3) Design for humans
You need to start thinking of the real world implications of the designs you make, think of the life of the work beyond it being in the studio and the real audience’s perceptions. A charity rebrand for ‘People Can’ shows how the needs of the client and the client’s audience such as print quality and cost is essential. Keeping things down to Earth with a sense of humour and not being patronising is the safest bet. Do not design for designs sake but for a purpose.
4) It’s not about you
Naturally, people are protective about their designs but think about the idea of releasing things. Commercial writer Jim Davies wanted to produce a direct mail piece and sometimes your ideas need to be commissioned to others that specialise in that area. In this case, the illustrations for the piece were commissioned to illustrator Rob Guy and the guy who had the original idea basically sat back and let it materialise. It is hard to let your baby go but in this case the project was much better off having being let go, there are people out there who have real specialism’s to make your idea even better. Remember to let your guard down.
5) If it feels right do it
University trains you to be a really objective thinker but at the end of the day you still need to have an instinctive feel. Everyone has different ideas on artwork, one person will think its fab and the other crap. Sometimes its all about having the confidence in yourself and your abilities to run with it. The BBC ran a project with primary school children to try and beat the world record for the amount of plants planted in one day. The agency decided straight away that the design wouldn’t be ‘green’ friendly because that doesn’t interest kids. They’re not bothered by how many emissions they’re saving but are interested in having a cool place to sit in the sun, or somewhere to have a picnic or just somewhere for the dog to pee. It was essential to start thinking like a kid. And sometimes the first idea is the best and there’s nothing wrong with that, just explore other avenues before you start to run with it.

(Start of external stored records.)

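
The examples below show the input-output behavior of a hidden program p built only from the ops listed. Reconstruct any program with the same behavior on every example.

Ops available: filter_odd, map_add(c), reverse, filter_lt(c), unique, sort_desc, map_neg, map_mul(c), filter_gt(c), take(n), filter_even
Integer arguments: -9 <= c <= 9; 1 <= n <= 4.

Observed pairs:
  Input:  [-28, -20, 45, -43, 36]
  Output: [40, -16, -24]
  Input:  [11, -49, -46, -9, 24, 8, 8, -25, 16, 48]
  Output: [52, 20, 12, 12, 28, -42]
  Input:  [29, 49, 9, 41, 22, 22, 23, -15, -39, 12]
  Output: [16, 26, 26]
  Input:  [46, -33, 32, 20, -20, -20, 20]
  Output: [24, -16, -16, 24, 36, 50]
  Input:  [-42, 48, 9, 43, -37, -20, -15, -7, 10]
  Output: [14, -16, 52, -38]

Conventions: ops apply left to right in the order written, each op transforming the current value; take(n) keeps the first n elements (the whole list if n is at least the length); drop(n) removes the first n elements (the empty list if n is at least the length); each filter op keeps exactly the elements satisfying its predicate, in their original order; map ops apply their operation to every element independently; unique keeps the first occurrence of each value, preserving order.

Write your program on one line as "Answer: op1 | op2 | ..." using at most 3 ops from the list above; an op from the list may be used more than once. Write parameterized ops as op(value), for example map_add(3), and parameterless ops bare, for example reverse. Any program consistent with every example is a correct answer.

map_add(4) | filter_even | reverse

Check, running the answer program on each example:
  [-28, -20, 45, -43, 36] -> [-24, -16, 49, -39, 40] -> [-24, -16, 40] -> [40, -16, -24]
  [11, -49, -46, -9, 24, 8, 8, -25, 16, 48] -> [15, -45, -42, -5, 28, 12, 12, -21, 20, 52] -> [-42, 28, 12, 12, 20, 52] -> [52, 20, 12, 12, 28, -42]
  [29, 49, 9, 41, 22, 22, 23, -15, -39, 12] -> [33, 53, 13, 45, 26, 26, 27, -11, -35, 16] -> [26, 26, 16] -> [16, 26, 26]
  [46, -33, 32, 20, -20, -20, 20] -> [50, -29, 36, 24, -16, -16, 24] -> [50, 36, 24, -16, -16, 24] -> [24, -16, -16, 24, 36, 50]
  [-42, 48, 9, 43, -37, -20, -15, -7, 10] -> [-38, 52, 13, 47, -33, -16, -11, -3, 14] -> [-38, 52, -16, 14] -> [14, -16, 52, -38]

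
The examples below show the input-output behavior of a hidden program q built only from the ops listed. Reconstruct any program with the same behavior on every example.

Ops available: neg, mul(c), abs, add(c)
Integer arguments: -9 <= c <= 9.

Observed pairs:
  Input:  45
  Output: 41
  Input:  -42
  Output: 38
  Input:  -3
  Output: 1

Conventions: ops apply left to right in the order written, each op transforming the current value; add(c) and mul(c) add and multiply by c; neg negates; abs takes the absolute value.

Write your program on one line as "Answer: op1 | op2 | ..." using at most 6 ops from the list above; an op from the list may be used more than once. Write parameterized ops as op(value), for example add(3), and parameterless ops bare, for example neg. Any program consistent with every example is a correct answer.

abs | neg | add(4) | neg | abs

Check, running the answer program on each example:
  45 -> 45 -> -45 -> -41 -> 41 -> 41
  -42 -> 42 -> -42 -> -38 -> 38 -> 38
  -3 -> 3 -> -3 -> 1 -> -1 -> 1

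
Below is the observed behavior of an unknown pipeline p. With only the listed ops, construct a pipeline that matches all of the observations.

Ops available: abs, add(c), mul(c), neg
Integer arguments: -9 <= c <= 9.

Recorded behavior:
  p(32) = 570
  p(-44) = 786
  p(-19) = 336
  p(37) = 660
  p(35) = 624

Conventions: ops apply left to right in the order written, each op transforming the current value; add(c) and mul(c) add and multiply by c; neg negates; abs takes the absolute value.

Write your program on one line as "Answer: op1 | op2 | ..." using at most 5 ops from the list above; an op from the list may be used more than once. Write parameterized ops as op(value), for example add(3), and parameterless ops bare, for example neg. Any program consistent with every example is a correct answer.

mul(-1) | abs | mul(-6) | add(2) | mul(-3)

Check, running the answer program on each example:
  32 -> -32 -> 32 -> -192 -> -190 -> 570
  -44 -> 44 -> 44 -> -264 -> -262 -> 786
  -19 -> 19 -> 19 -> -114 -> -112 -> 336
  37 -> -37 -> 37 -> -222 -> -220 -> 660
  35 -> -35 -> 35 -> -210 -> -208 -> 624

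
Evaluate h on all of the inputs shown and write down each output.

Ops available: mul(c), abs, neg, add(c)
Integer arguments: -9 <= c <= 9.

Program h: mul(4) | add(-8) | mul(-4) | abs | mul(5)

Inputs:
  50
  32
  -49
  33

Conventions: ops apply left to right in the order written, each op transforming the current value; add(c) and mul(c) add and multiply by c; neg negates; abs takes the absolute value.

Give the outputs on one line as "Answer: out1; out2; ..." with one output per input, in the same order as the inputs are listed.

Execution, op by op:
  50 -> 200 -> 192 -> -768 -> 768 -> 3840
  32 -> 128 -> 120 -> -480 -> 480 -> 2400
  -49 -> -196 -> -204 -> 816 -> 816 -> 4080
  33 -> 132 -> 124 -> -496 -> 496 -> 2480

3840; 2400; 4080; 2480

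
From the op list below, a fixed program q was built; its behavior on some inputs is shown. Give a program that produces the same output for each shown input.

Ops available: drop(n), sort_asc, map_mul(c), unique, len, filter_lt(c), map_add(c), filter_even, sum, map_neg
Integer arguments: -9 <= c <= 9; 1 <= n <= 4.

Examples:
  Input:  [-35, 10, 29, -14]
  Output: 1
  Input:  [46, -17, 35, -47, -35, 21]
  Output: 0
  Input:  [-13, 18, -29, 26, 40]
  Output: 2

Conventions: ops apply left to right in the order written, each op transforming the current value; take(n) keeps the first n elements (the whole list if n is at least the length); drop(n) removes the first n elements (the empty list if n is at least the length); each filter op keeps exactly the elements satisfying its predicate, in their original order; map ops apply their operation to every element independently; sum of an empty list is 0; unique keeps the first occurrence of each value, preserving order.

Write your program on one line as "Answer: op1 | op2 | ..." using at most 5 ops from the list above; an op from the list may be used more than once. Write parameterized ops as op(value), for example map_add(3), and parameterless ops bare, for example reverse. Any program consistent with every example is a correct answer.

drop(3) | map_neg | filter_even | len

Check, running the answer program on each example:
  [-35, 10, 29, -14] -> [-14] -> [14] -> [14] -> 1
  [46, -17, 35, -47, -35, 21] -> [-47, -35, 21] -> [47, 35, -21] -> [] -> 0
  [-13, 18, -29, 26, 40] -> [26, 40] -> [-26, -40] -> [-26, -40] -> 2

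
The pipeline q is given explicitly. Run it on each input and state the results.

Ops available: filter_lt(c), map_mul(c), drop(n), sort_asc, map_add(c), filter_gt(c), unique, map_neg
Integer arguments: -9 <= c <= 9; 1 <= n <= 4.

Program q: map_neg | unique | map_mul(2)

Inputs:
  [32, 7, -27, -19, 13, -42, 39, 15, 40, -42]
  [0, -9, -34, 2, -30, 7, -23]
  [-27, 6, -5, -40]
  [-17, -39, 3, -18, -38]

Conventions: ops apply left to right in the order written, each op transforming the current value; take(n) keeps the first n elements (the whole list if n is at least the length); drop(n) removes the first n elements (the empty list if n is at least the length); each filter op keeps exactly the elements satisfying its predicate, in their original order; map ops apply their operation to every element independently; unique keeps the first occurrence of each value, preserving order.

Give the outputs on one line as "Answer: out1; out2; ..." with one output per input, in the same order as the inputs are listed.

[-64, -14, 54, 38, -26, 84, -78, -30, -80]; [0, 18, 68, -4, 60, -14, 46]; [54, -12, 10, 80]; [34, 78, -6, 36, 76]

Execution, op by op:
  [32, 7, -27, -19, 13, -42, 39, 15, 40, -42] -> [-32, -7, 27, 19, -13, 42, -39, -15, -40, 42] -> [-32, -7, 27, 19, -13, 42, -39, -15, -40] -> [-64, -14, 54, 38, -26, 84, -78, -30, -80]
  [0, -9, -34, 2, -30, 7, -23] -> [0, 9, 34, -2, 30, -7, 23] -> [0, 9, 34, -2, 30, -7, 23] -> [0, 18, 68, -4, 60, -14, 46]
  [-27, 6, -5, -40] -> [27, -6, 5, 40] -> [27, -6, 5, 40] -> [54, -12, 10, 80]
  [-17, -39, 3, -18, -38] -> [17, 39, -3, 18, 38] -> [17, 39, -3, 18, 38] -> [34, 78, -6, 36, 76]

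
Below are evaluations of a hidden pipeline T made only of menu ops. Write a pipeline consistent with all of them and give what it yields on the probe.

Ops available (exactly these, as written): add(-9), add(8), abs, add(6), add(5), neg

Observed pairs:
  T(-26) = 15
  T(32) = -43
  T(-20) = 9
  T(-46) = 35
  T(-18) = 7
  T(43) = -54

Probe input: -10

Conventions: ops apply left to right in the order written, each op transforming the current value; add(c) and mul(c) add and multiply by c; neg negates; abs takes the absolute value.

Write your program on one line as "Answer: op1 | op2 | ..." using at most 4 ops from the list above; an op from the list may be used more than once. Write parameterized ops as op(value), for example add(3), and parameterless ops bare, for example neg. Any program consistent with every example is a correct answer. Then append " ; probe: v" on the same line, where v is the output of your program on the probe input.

add(6) | add(5) | neg ; probe: -1

Check, running the answer program on each example:
  -26 -> -20 -> -15 -> 15
  32 -> 38 -> 43 -> -43
  -20 -> -14 -> -9 -> 9
  -46 -> -40 -> -35 -> 35
  -18 -> -12 -> -7 -> 7
  43 -> 49 -> 54 -> -54
  probe: -10 -> -4 -> 1 -> -1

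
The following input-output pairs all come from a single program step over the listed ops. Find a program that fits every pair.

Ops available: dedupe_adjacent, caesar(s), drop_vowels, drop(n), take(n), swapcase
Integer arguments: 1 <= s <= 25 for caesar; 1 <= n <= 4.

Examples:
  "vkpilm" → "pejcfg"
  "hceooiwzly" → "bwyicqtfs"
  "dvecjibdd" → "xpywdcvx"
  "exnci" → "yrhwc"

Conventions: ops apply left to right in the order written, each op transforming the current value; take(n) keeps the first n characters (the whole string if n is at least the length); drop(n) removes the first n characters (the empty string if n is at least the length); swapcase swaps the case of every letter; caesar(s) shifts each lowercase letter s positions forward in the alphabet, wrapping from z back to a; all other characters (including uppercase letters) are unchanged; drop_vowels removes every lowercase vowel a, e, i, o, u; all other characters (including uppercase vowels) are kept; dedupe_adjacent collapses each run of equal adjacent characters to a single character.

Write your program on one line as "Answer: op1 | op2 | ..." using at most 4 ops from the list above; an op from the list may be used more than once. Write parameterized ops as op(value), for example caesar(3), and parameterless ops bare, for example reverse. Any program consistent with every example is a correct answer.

dedupe_adjacent | caesar(21) | caesar(25)

Check, running the answer program on each example:
  "vkpilm" -> "vkpilm" -> "qfkdgh" -> "pejcfg"
  "hceooiwzly" -> "hceoiwzly" -> "cxzjdrugt" -> "bwyicqtfs"
  "dvecjibdd" -> "dvecjibd" -> "yqzxedwy" -> "xpywdcvx"
  "exnci" -> "exnci" -> "zsixd" -> "yrhwc"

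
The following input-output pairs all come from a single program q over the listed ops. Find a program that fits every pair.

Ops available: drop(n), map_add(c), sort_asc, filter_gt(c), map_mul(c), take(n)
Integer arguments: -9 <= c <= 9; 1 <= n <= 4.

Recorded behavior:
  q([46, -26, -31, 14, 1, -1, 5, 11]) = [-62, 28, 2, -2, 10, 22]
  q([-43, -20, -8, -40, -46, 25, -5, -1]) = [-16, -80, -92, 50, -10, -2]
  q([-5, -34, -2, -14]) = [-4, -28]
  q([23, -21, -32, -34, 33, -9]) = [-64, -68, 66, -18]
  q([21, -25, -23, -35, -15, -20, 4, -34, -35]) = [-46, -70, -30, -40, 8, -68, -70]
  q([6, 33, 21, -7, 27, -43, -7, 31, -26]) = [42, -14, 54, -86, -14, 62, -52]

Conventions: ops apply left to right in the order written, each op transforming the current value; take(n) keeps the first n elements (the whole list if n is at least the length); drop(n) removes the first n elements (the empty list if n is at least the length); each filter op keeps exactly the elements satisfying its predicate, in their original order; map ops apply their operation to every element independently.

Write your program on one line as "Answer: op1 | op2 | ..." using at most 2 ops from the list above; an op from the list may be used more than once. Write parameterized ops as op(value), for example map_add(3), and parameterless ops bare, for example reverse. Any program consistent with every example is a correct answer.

drop(2) | map_mul(2)

Check, running the answer program on each example:
  [46, -26, -31, 14, 1, -1, 5, 11] -> [-31, 14, 1, -1, 5, 11] -> [-62, 28, 2, -2, 10, 22]
  [-43, -20, -8, -40, -46, 25, -5, -1] -> [-8, -40, -46, 25, -5, -1] -> [-16, -80, -92, 50, -10, -2]
  [-5, -34, -2, -14] -> [-2, -14] -> [-4, -28]
  [23, -21, -32, -34, 33, -9] -> [-32, -34, 33, -9] -> [-64, -68, 66, -18]
  [21, -25, -23, -35, -15, -20, 4, -34, -35] -> [-23, -35, -15, -20, 4, -34, -35] -> [-46, -70, -30, -40, 8, -68, -70]
  [6, 33, 21, -7, 27, -43, -7, 31, -26] -> [21, -7, 27, -43, -7, 31, -26] -> [42, -14, 54, -86, -14, 62, -52]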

Getting your foot through the door
Placements – offer experience and is a brilliant way in
Find the right place – it is important to know that you end up working in the right place for you, not just that you are the right person for them
Find a name
Write a good email
Show interest/flattery
PDF portfolio
And remember that 50% of it is you and 50% of it is your portfolio
Be memorable, be a sponge and go for it
Don’t be disheartened if things don’t work out the chemistry just isn’t always there in every situation, luck will always play its part!